Infrastructure and Automation:
- Drive the design and evolution of our cloud infrastructure on GCP.
- Architect and implement scalable, highly available, and secure infrastructure-as-code solutions using Terraform, Ansible, Pulumi, or equivalent tools.
- Ensure infrastructure is cost-efficient and optimised for performance.
CI/CD and Release Engineering:
- Own and improve CI/CD pipelines to ensure reliable and fast software delivery.
- Implement best practices for release automation, rollback strategies, and version control.
- Drive adoption of containerisation and orchestration tools like Docker and Kubernetes.
Reliability and Monitoring:
- Define SLAS, SLOS, and incident management processes to ensure system reliability and performance.
- Lead efforts around observability - implement tools for monitoring, alerting, and logging (e. g., Prometheus, Grafana, ELK, Datadog).
- Conduct regular post-mortems and implement learnings to improve incident response.
Collaboration and Strategy:
- Partner with engineering and product leaders to align DevOps initiatives with business goals.
- Champion a DevSecOps mindset by integrating security best practices into the development lifecycle.
- Evaluate and adopt tools, processes, and technologies that drive team efficiency and product excellence.
Requirements:
- 12+ years of experience in DevOps, site reliability engineering, or infrastructure roles, with 3+ years in a leadership/managerial capacity.
- Proven track record of designing, building, and scaling cloud-native infrastructure in production environments.
- Strong expertise in CI/CD tools (GitHub Actions, Jenkins, GitLab CI, etc. ), containerisation (Docker), and orchestration (Kubernetes).

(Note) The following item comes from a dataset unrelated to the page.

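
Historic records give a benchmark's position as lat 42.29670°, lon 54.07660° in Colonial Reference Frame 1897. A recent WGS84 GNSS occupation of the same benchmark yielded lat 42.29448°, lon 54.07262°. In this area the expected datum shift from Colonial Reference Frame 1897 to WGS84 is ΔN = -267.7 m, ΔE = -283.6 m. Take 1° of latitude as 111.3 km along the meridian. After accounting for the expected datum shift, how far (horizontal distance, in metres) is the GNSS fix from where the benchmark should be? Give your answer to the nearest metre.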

- Hands-on experience with infrastructure-as-code and cloud automation (Terraform, Ansible, CloudFormation, Pulumi, etc. ).
- Deep understanding of system reliability, performance tuning, and security in distributed systems.
- Excellent communication skills with the ability to translate technical concepts into business impact.
- A collaborative mindset and a passion for mentoring and empowering teams.
- A bachelor's or master's degree in computer science, engineering, or a related field.